Лучшие финно-угорские мифы и отразившие их произведения фольклора обладают огромной культурной и художественной значимостью и, безусловно, принадлежат к числу величайших сокровищ мировой словесности.

Карельские, ижорские и финские мифы

Калевала

Рождение Вяйнямёйнена

В бесконечных просторах Вселенной обитала любимая дочь воздуха – прекрасная Ильматар. Скучно ей стало жить одной в пустом пространстве, возжелало ее сердце любви. Спустилась Ильматар к морю, склонила свое прекрасное лицо над его прозрачной гладью. В этот миг налетел с востока сильный ветер, море помутилось, вздыбилось высокими, покрытыми седой гривой пены волнами. Волны подхватили Ильматар и закачали ее на своих хребтах, точно младенца в колыбели. От могучего ветра, от вечно шумящего моря понесла Ильматар плод в своем чреве. Целых семьсот лет ждала она рождения ребенка, но роды не наступали: кто не был зачат, не мог и родиться. В тяжких муках металась Ильматар, носимая волнами, и наконец взмолилась к верховному богу Укко:

– О великий Укко, отец наш небесный! Нет больше сил моих терпеть эти муки, смилуйся, приди на помощь! Ах, зачем я, несчастная, не осталась в обители отца моего, в бесконечном пространстве неба!

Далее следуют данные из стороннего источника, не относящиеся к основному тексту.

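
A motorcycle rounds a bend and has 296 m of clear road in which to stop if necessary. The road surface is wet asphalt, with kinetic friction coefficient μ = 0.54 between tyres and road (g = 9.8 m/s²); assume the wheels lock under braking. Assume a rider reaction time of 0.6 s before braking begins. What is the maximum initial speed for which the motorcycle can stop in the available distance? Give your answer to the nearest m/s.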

Внял Укко отчаянной мольбе дочери воздуха: через мгновение Ильматар увидела в небе необыкновенной красоты утку; гордо подняв голову, величаво раскинув могучие крылья, она приближалась к Ильматар, ища место для гнездовья и не находя его среди нескончаемого морского простора. Подняла Ильматар из воды колено, и прекрасная птица с готовностью опустилась на него, приняв за выступающий из моря островок суши. Чудесная утка свила себе гнездо и снесла семь яиц – шесть золотых и одно железное. Два дня высиживала утка яйца, нагревая колено Ильматар; на третий день жар стал нестерпимым, и воздушная дева непроизвольно качнула коленом. Яйца упали в воду и разбились. Но содержимое их не погибло: в глубине моря оно чудесным образом преобразилось, и из нижней части яйца возникла мать сыра земля, а верхняя превратилась в небесный свод; желток стал светлым солнцем, а белок – ясным месяцем; из пестрой части яйца появились сверкающие звезды, а из темной – угрюмые тучи.

Прошло еще девять лет. Все это время Ильматар по-прежнему качалась на волнах, но теперь перед ее глазами уже не было прежнего унылого в своем однообразии воздушного пространства. Дочь воздуха могла любоваться восходами и закатами, движением созвездий и сменой фаз луны. Наконец на десятый год Ильматар вдруг ощутила в себе прилив могучей творческой энергии. Повинуясь какому-то безотчетному стремлению, она подняла из воды голову и принялась заполнять окружавший ее мир. По одному мановению ее руки возникала линия берега с мысами, бухтами и прибрежными скалами; там, куда она становилась ногой, дно моря уходило далеко вглубь, и в образовавшемся пространстве тут же начинали весело суетиться беззаботные стайки рыб. Мир вокруг Ильматар преобразился, засверкал яркими красками, наполнился жизнью и разнообразием.